Siang kemaren, bertempat di “Restoran Ayam dan Bebek Tangkap Atjeh Rayeuk” yang berlokasi di kawasan jalan Ciranjang, Jakarta Selatan berlangsung acara santai yang membedah isi buku “Re” langsung oleh penulisnya Kang Maman Suherman.
Suasana terasa sangat santai, apalagi sang penulis, Kang Maman, yang walaupun bernama khas Sunda, ternyata berasal dari Makassar ini , terasa sangat ramah walaupun baru kali ini sempat bertatap muka langsung.Sebelum acara dimulai, Fikri dengan gaya “standup comedy” menguraikan pendapatnya tentang perempuan dan kesetaraan jender dan juga emansipasi wanta.
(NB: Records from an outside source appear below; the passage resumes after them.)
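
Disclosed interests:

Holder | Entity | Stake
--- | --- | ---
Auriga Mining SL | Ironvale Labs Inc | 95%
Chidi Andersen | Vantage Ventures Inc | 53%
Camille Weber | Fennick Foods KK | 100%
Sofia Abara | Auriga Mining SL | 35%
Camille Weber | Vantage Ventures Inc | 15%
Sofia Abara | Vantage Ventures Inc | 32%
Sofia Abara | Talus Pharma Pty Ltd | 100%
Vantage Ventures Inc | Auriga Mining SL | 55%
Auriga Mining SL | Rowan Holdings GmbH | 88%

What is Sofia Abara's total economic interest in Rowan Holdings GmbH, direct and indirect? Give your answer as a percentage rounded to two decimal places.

46.29%

Sofia reaches Rowan along 2 paths.
Via Vantage → Auriga: 32% × 55% × 88% = 15.488%.
Via Auriga: 35% × 88% = 30.8%.
Total: 15.488% + 30.8% = 46.288%.
Rounded: 46.29%.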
“Wanita itu jauh lebih hebat dari kaum lelaki”, tukasnya lagi sambil memberi contoh betapa banyak pria yang tidak sanggup hidup sendiri apabila ditinggal istri sementara banyak wanita yang bisa berperan sebagai ayah dan ibu bila ditinggal suami.Tetu saja selain tugas alamiah dimana betapa pun hebatnya lelaki, dia tidak akan pernah bisa hamil dan melahirkan.
Buku dengan judul paling singkat di dunia karena hanya dengan dua huruf yaitu “RE” ini berasal dari skripsi Kang Maman ketika menimba ilmu di program studi kriminologi di Universitas Indonesia di akhir tahun 1980-an.Buku yang bercerita tentang kehidupan seorang pelacur yang lesbian dan memiliki seorang anak ini mengungkap dengan gamblang betapa pahit dan getirnya kisah tokoh utama yang bernama “Rere” ini.Kalau ditanya nama aslinya, Re juga hanya menjawab dengan sedikit diplomasi tentang apalah arti sebuah nama.
Kehidupan sebagai pelacur yang keras, dimana kadang-kadang kematian menjadi sangat akrab dengan mereka serta detil yang sangat hidup dapat dirasakan ketika membalik lembar-demi lembar buku setebal 160-an halaman ini.“Kalau lengkap bisa lebih dari 400 halaman”, tambah kang Maman lagi. Namun penerbit POP yang merupakan bagian dari penerbit kondang Gramedia ini menyarankan untuk menyingkat cerita sehingga akhirnya buku ini tidak menjadi terlalu tebal dan enak untuk dibaca.Namun, tetap saja ada tanda bulatan kecil di sudut kanan bawah buku yang menyatakan buku ini “Khusus Dewasa” dengan angka 18 plus di dalam lingkaran.
Kang Maman terus bercerita banyak tentang kehidupan pribadinya ketika kuliah di Jakarta. Tentang ibunya yang tegar, tentang awal-awal kehidupan sebagai jurnalis lepas untuk membiayai kuliah. Dan puncaknya adalah ketika menyelusuri kehidupan para pelacur untuk menyelesaikan skripsi yang kemudian menjadi buku mungil dengan cover depan berwarna biru tua, putih dan hitam ini.
Obrolan kami kian siang kian asyik. Semuanya tentang perempuan yang dianggap sebagai “cahaya” oleh Kang Maman, sebagaimana dituliskan pada lembar pertama buku yang dihadiahkan kepada saya lengkap dengan tandatangan sang penulis yang kebetulan memilih untuk berkepala plontos ini.
“Saya bernazar untuk memotong rambut apabila Pak Harto jatuh”, jelas Kang Maman lagi sambil bercerita betapa pada masa orde baru kebebasan pers sama sekali tidak ada. Dia juga sempat bercerita betapa getirnya ketika sebuah penerbit yang berjanji akan memberkan honor dalam jumlah yang lumayan tiba-tiba saja dibredel.
Asyiknya semua obrolan kami siang itu ditemani oleh kuliner khas Aceh yang nikmat seperti ayam dan bebek tangkap, dan tentunya mie Aceh yang saya pesan ini.
Kalau anda penasaran tentang buku berjudul “Re” ini, silahkan mampir ke toko buku dan membelinya. Dijamin bahwa perspektif anda tetang wanita yang tadinya hanya 4 P yaitu, pigura, peraduan, pergaulan, dan pinggan, akan berubah menjadi P yang kelima yaitu pilar.
Pe”RE”mpuan memang cahaya yang menjadi pilar kehidupan kita semua.